1. determine the width and height of the image
2. inspect each pixel from upper left to lower right.
3. check each pixel who has and opacity of < 1, get the coordinates with the biggest x, and get the coordinates of the pixel with the smallest y
4. inspect each pixel again, but this time, you start from lower right going to upper left.
5. check each pixel who has and opacity of < 1, get the coordinates with the smallest x, and get the coordinates of the pixel with the biggest y
6. there you have it, you now have the coordinates of each of the corners of the rectangle

Sample Code:
(written in perl, incomplete code, just showing you the idea, I used Image::Magick to access the pixels of the image)

my \$Ax = 0;
my \$Ay = 0;
my \$Bx = \$width;
my \$By = \$height;
my \$Cx = 0;
my \$Cy = \$height;
my \$Dx = 0;
my \$Dy = 0;
for(my \$x = 0;\$x<=\$width;\$x++){
for(my \$y = 0;\$y<=\$height;\$y++){
my \$pixel = \$im->GetPixel('x'=>\$x,'y'=>\$y,'channel'=>'opacity');
if(\$pixel < 1){
# big-x big-y
if(\$Ax <= \$x){
\$Ax = \$x;
\$Ay = \$y;
}
if(\$Cy >= \$y){
\$Cy = \$y;
\$Cx = \$x;
}
}
}
}
for(my \$x = \$width;\$x>=0;\$x--){
for(my \$y = \$height;\$y>=0;\$y--){
my \$pixel = \$im->GetPixel('x'=>\$x,'y'=>\$y,'channel'=>'opacity');
if(\$pixel < 1){
# small-x small-y
if(\$Bx >= \$x){
\$Bx = \$x;
\$By = \$y;
}
if(\$Dy <= \$y){
\$Dy = \$y;
\$Dx = \$x;
}
}
}
}
print "---- COORDINATES ----\n";
print "(\$Ax,\$Ay)\n";
print "(\$Bx,\$By)\n";
print "(\$Cx,\$Cy)\n";
print "(\$Dx,\$Dy)\n";

Notes:
1. The coordinates generated by this is code will not exactly give you a perfect rectangle, this is probably because of the anti-aliasing of the image.
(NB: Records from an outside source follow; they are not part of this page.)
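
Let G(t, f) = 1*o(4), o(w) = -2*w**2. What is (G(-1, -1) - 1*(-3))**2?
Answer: 841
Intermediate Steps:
G(t, f) = -32 (G(t, f) = 1*(-2*4**2) = 1*(-2*16) = 1*(-32) = -32)
(G(-1, -1) - 1*(-3))**2 = (-32 - 1*(-3))**2 = (-32 + 3)**2 = (-29)**2 = 841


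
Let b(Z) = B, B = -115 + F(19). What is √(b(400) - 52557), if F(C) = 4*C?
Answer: 6*I*√1461 ≈ 229.34*I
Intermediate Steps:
B = -39 (B = -115 + 4*19 = -115 + 76 = -39)
b(Z) = -39
√(b(400) - 52557) = √(-39 - 52557) = √(-52596) = 6*I*√1461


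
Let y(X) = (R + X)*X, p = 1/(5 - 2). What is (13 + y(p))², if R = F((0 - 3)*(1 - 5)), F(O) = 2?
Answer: 15376/81 ≈ 189.83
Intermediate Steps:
R = 2
p = ⅓ (p = 1/3 = ⅓ ≈ 0.33333)
y(X) = X*(2 + X) (y(X) = (2 + X)*X = X*(2 + X))
(13 + y(p))² = (13 + (2 + ⅓)/3)² = (13 + (⅓)*(7/3))² = (13 + 7/9)² = (124/9)² = 15376/81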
I think this will produce a perfect rectangle if used on an image without anti-alias and if the pixel count of the rectangle is a whole number. This is just a hunch, not proven yet.
2. This code is a bit slow because I iterated through all the pixels of the image 2 times. If you can recommend a better way of doing this, feel free to comment.
3. If you found circumstances where this is not applicable, please comment, thanks.